Il entendait le chien aux abois, sur sa piste. Il devait exister des moyens de le tromper, mais il ignorait lesquels. Citadin depuis toujours, il savait comment passer inaperçu en ville, devenir invisible au milieu de la foule, adopter une apparence si médiocre que les gens pouvaient le regarder bien en face sans le voir. Il savait comment saluer les autres résidents de son immeuble, yeux baissés, bref signe de tête, aucun échange de paroles, si bien que personne ne savait réellement qui occupait le 412 : était-ce le couple âgé ? la jeune famille ? la femme aveugle ? Ne se montrant jamais assez amical ou grossier pour attirer l'attention, il se noyait parmi un océan d'individus trop concentrés sur leur propre vie pour remarquer la sienne. Là-bas, il maîtrisait parfaitement l'invisibilité. Mais ici, dans les bois ? Il n'avait plus mis les pieds dans une forêt depuis que ses parents, lorsqu'il avait dix ans, avaient enfin renoncé à faire de lui un adepte du grand air et avaient accepté qu'il reste auprès de sa grand-mère tandis que ses frères et soeurs allaient faire du camping et des randonnées. Ici, il était perdu. Totalement. Le chien le trouverait, les chasseurs le tueraient.

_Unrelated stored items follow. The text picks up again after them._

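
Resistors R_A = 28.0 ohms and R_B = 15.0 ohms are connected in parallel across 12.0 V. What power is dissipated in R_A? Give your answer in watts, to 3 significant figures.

R_A sits directly across the source, so P = V²/R with V = 12.0 V.
P_R_A = V² / R_A = (12.0)² / 28.0 Ω = 5.143 W

5.14 W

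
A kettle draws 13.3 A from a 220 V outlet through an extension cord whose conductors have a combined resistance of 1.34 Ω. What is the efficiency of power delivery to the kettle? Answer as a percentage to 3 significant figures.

The extension cord carries the full 13.3 A.
P_line = I² R_line = (13.30)² × 1.34 = 237.0 W
P_source = V I = 220 × 13.30 = 2926 W; P_load = 2689 W
η = P_load / P_source = 2689 / 2926 = 0.9190

91.9 %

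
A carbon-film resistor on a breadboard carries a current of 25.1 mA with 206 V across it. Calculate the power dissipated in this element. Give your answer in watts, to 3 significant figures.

5.17 W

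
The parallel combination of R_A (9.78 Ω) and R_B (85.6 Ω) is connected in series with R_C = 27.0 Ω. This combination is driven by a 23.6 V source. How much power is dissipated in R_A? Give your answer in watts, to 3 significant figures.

3.43 W

Reduce the parallel combination to a single R_p; the circuit then becomes R_p in series with the remaining resistor.
R_p = (9.78×85.6)/(9.78+85.6) = 8.777 Ω
R_total = R_p + 27.0 = 8.777 + 27.0 = 35.78 Ω
I = V / R_total = 23.6 / 35.78 = 0.6596 A
Voltage across the parallel pair: V_p = I × R_p = 0.6596 × 8.777 = 5.790 V
R_A has V_p across it, so P = V_p²/R_A.
P_R_A = (5.790)² / 9.78 = 3.428 W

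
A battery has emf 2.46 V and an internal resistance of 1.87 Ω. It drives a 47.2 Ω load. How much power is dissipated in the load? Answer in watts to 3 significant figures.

Find the circuit current first, then P = I²R for the load (series elements share I).
I = ε / (r + R) = 2.46 / (1.87 + 47.2) = 0.05013 A
P_load = I² R = (0.05013)² × 47.2 = 0.1186 W

0.119 W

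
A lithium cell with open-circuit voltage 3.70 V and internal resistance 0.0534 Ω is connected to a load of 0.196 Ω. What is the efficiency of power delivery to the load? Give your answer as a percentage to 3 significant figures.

Efficiency is P_load / P_total. With a series r and R sharing the same I, P = I²R for each, so η = R/(R+r).
η = R / (R + r) = 0.196 / (0.196 + 0.0534) = 0.7859

78.6 %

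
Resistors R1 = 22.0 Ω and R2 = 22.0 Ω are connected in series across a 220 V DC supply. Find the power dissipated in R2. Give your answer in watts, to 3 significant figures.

Since the resistors are in series they all carry the loop current I = V/R_total; the power in any one is I²R.
R_total = 22.0 + 22.0 = 44.00 Ω
I = V / R_total = 220 / 44.00 = 5.000 A
P_R2 = I² × R2 = (5.000)² × 22.0 = 550.0 W

550 W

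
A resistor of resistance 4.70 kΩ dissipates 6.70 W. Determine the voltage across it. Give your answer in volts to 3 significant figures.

Rearranging the power relation for the two known quantities gives V = √(P R).
V = √(6.70 × 4700) = 177.5 V

177 V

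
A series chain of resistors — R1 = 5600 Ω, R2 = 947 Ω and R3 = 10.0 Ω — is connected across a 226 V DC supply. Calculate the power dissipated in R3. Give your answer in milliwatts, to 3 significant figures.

11.9 mW

Since the resistors are in series they all carry the loop current I = V/R_total; the power in any one is I²R.
R_total = 5600 + 947 + 10.0 = 6557 Ω
I = V / R_total = 226 / 6557 = 0.03447 A
P_R3 = I² × R3 = (0.03447)² × 10.0 = 0.01188 W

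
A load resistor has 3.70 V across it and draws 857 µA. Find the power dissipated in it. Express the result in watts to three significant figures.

0.00317 W

With V and I both given, power follows immediately from P = V I.
P = 3.70 V × 0.0008570 A = 0.003171 W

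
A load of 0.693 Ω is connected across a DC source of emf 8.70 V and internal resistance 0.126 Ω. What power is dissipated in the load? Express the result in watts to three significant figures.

78.2 W

The internal resistance and the load are in series, so the same I flows through both; get I from ε/(r+R), then I²R for the load.
I = ε / (r + R) = 8.70 / (0.126 + 0.693) = 10.62 A
P_load = I² R = (10.62)² × 0.693 = 78.20 W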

- Tu ne veux pas m'aider, hein ? demanda-t-il, formulant ces mots dans sa tête.
Qiona garda le silence un long moment. Il sentait au fin fond de lui-même la présence de cet esprit qui le guidait, plus éloignée qu'elle n'avait jamais été depuis la première fois qu'elle s'était manifestée, alors qu'il était un enfant trop jeune pour parler.
- C'est ce que tu veux ? l'interrogea-t-elle enfin.
- Tu ne le feras pas. Même si je te le demande. C'est ça que tu souhaites. Que je te rejoigne. Tu ne vas rien faire pour empêcher ce qui se prépare.
À l'approche de sa proie, le chien se mit à donner de la voix, sur une intonation que l'extase rendait mélodieuse. Quelqu'un cria.
Qiona soupira, et il sentit ce bruit tournoyer telle une brise dans son esprit.
- Que veux-tu que je fasse ?
- Dans quelle direction est la sortie ? demanda-t-il.
De nouveau, le silence. Puis des cris.
- Par là, dit-elle.
Même sans la voir, il comprit laquelle elle désignait. Un ayami possédait présence et substance mais pas de forme, idée impossible à expliquer à toute autre personne qu'un chaman, mais aussi aisée à comprendre pour lui que le concept de ciel ou d'eau.
Il tourna à gauche et se mit à courir. Des branches cinglaient son visage ainsi que sa poitrine et ses bras nus, laissant des zébrures qui évoquaient les stigmates d'un flagellant. Lui aussi, songea-t-il, se les infligeait volontairement. Une partie de lui voulait arrêter. Baisser les bras. Accepter. Mais il ne pouvait pas. Il n'était pas prêt à renoncer à la vie. Les plus simples des plaisirs humains le séduisaient encore trop : des muffins anglais avec beurre et confiture de fraises au Talbot Café, au balcon du deuxième étage, à la table du fond sur la gauche, le soleil sur ses avant-bras, un roman policier abîmé dans une main, sa tasse de café dans l'autre, les gens qui hurlaient et riaient dans la rue animée au-dessous de lui. Des bêtises, rétorquerait une Qiona méprisante. Elle était jalouse, bien sûr, comme de tout ce qu'elle ne pouvait partager, tout ce qui le reliait à son corps. Il voulait la rejoindre, mais pas encore. Pas maintenant. Alors il courait.